# Are they kidding me? 24 hours to start service?



## dochawk (Aug 1, 2002)

Are they out of their minds?

In what world is "up to 24 hours" to process and start service vaguely acceptable in the 21st century???

24 _minutes_ would be unacceptable, and 24 seconds sluggish.

And until it does that, the mini in the other room can't even start activating.

Just what controlled substance is in their pipe?

So now I have cut lines from my own service, and no way to connect until they get around to doing something that was routine 20 years ago . . .

hawk, who dropped direcTv just to get a tivo . . .


----------



## tarheelblue32 (Jan 13, 2014)

You don't actually have to wait 24 hours. Once you have activated service on the Mini, force a connection to the TiVo servers on the host DVR, then restart it. The Mini should work after you do that.


----------



## dtivouser (Feb 10, 2004)

Good thing you didn't attempt this on a Saturday evening like I did. Monday was a holiday... I waited until Tuesday.


----------



## MannyE (Dec 7, 2001)

It supposed to take that long to populate the grid. As far as I know it starts working right away. I'm not familiar with the minis though. 


Sent from my galafreyan transdimensional communicator 100 years from now.


----------



## kokishin (Sep 9, 2014)

dochawk said:


> Are they out of their minds?
> 
> In what world is "up to 24 hours" to process and start service vaguely acceptable in the 21st century???
> 
> ...


I ordered my Pro and Mini from Tivo, both with lifetime service. I was told by Tivo CSR that lifetime service is activated around the time the units are shipped out so no wait time to activate. I was able to get my Pro and Mini working right away. The CSR also said if you sign up for monthly service, then you have to activate service after you receive your Tivo units. No idea how long service activation takes in this case.


----------



## dochawk (Aug 1, 2002)

OK, two forced contacts, yet another system update, two reboots, and the Roanio came up with channels after a couple of hours--but my account status still telss me that it's working on it, and to give it 24 hours..

There is no excuse for a system calling in and not getting infor from moments ago.
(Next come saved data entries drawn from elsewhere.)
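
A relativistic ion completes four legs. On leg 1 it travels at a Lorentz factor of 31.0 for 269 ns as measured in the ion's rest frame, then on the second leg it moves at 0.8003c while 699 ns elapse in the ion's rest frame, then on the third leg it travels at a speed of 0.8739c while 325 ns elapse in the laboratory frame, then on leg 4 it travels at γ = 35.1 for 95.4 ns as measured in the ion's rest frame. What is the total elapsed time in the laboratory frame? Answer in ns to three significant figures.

Leg 1: γ = 31.0; Δt_1 = 31.00 × 269 = 8339 ns.
Leg 2: γ = 1/√(1 − 0.8003²) = 1/√0.3595 = 1.668; Δt_2 = 1.668 × 699 = 1166 ns.
Leg 3: 325 ns is already measured in the laboratory frame.
Leg 4: γ = 35.1; Δt_4 = 35.10 × 95.4 = 3349 ns.
Total: 8339 + 1166 + 325.0 + 3349 ns.

Δt = 1.32×10⁴ ns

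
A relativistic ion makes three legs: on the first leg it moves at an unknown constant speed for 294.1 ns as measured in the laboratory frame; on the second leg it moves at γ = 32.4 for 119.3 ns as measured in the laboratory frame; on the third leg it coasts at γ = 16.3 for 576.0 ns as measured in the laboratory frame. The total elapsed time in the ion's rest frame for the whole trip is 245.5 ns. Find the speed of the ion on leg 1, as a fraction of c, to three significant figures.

Leg 1: speed unknown; τ_1 = 294.1/γ_1.
Leg 2: γ = 32.4; τ_2 = 119.3/32.40 = 3.682 ns.
Leg 3: γ = 16.3; τ_3 = 576.0/16.30 = 35.34 ns.
Total proper time: τ_1 + 3.682 + 35.34 = 245.5, so τ_1 = 245.5 − 39.02 = 206.5 ns.
γ_1 = 294.1/206.5 = 1.424; β = √(1 − 1/γ²) = √0.5071.

β = 0.712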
And with this done, I tried the mini again, but it's still failing. Maybe by morning.


----------



## tarheelblue32 (Jan 13, 2014)

dochawk said:


> OK, two forced contacts, yet another system update, two reboots, and the Roanio came up with channels after a couple of hours--but my account status still telss me that it's working on it, and to give it 24 hours..
> 
> There is no excuse for a system calling in and not getting infor from moments ago.
> 
> And with this done, I tried the mini again, but it's still failing. Maybe by morning.
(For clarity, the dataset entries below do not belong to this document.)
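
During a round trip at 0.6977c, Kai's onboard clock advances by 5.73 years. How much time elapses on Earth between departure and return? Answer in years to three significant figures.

Δt = 8.00 years

γ = 1/√(1 − 0.6977²) = 1/√0.5132 = 1.396
Earth-frame duration is the dilated interval: Δt = γτ = 1.396 × 5.73 years.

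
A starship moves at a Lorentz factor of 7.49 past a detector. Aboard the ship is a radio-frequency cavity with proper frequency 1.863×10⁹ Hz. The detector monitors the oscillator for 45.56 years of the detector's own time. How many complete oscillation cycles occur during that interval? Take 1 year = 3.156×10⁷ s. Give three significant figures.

N = 3.58×10¹⁷

γ = 7.49
During 45.56 years of lab time, the oscillator's proper time advances by τ = Δt/γ = 45.56/7.490 = 6.083 years = 1.920×10⁸ s.
N = f × τ = 1.863×10⁹ × 1.920×10⁸ = 3.576×10¹⁷.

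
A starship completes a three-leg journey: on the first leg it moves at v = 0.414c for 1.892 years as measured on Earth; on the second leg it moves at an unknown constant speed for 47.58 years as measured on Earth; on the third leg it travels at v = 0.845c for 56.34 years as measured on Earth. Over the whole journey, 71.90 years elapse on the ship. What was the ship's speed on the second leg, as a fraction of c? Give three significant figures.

β = 0.540

Leg 1: γ = 1/√(1 − 0.414²) = 1/√0.8286 = 1.099; τ_1 = 1.892/1.099 = 1.722 years.
Leg 2: speed unknown; τ_2 = 47.58/γ_2.
Leg 3: γ = 1/√(1 − 0.845²) = 1/√0.2860 = 1.870; τ_3 = 56.34/1.870 = 30.13 years.
Total proper time: 1.722 + τ_2 + 30.13 = 71.90, so τ_2 = 71.90 − 31.85 = 40.05 years.
γ_2 = 47.58/40.05 = 1.188; β = √(1 − 1/γ²) = √0.2915.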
You can also go into the Mini's settings and see if you can connect to the host DVR manually. If that doesn't work, you can try going through guided setup on the Mini again.


----------



## rainwater (Sep 21, 2004)

dochawk said:


> OK, two forced contacts, yet another system update, two reboots, and the Roanio came up with channels after a couple of hours--but my account status still telss me that it's working on it, and to give it 24 hours..


Does it matter what it says on the website? If you connect after activation, it should work fine. The website in my experience is slow to update.


----------



## bradleys (Oct 31, 2007)

The website is based on their billing system... It either works or doesn't work, the website information is irrelevant.


----------



## FitzAusTex (May 7, 2014)

I, too, was astounded that the instructions indicated up to 24 hours. Totally ridiculous in 2014. That being said, my initial call to tivo cs did not yield the direction to manually connect to the mother ship. A second call with another question is when a different rep told me to do that. At any rate, tivo could save much confusion and frustration if the system informed us to perform the connection (or if the system did it automatically).


----------



## kokishin (Sep 9, 2014)

dochawk said:


> OK, two forced contacts, yet another system update, two reboots, and the Roanio came up with channels after a couple of hours--but my account status still telss me that it's working on it, and to give it 24 hours..
> 
> There is no excuse for a system calling in and not getting infor from moments ago.
> 
> And with this done, I tried the mini again, but it's still failing. Maybe by morning.


Have you called Tivo billing to get them to activate you on their end?

Makes no sense to me either that one should have to wait more than a few minutes to activate and get going.


----------



## dochawk (Aug 1, 2002)

kokishin said:


> Have you called Tivo billing to get them to activate you on their end?
> 
> Makes no sense to me either that one should have to wait more than a few minutes to activate and get going.


I was about to call--but then after the second round it started working.

I don't know whether or not they would have still been open.

hawk


----------



## kokishin (Sep 9, 2014)

dochawk said:


> I was about to call--but then after the second round it started working.
> 
> I don't know whether or not they would have still been open.
> 
> hawk


Congrats and enjoy!


----------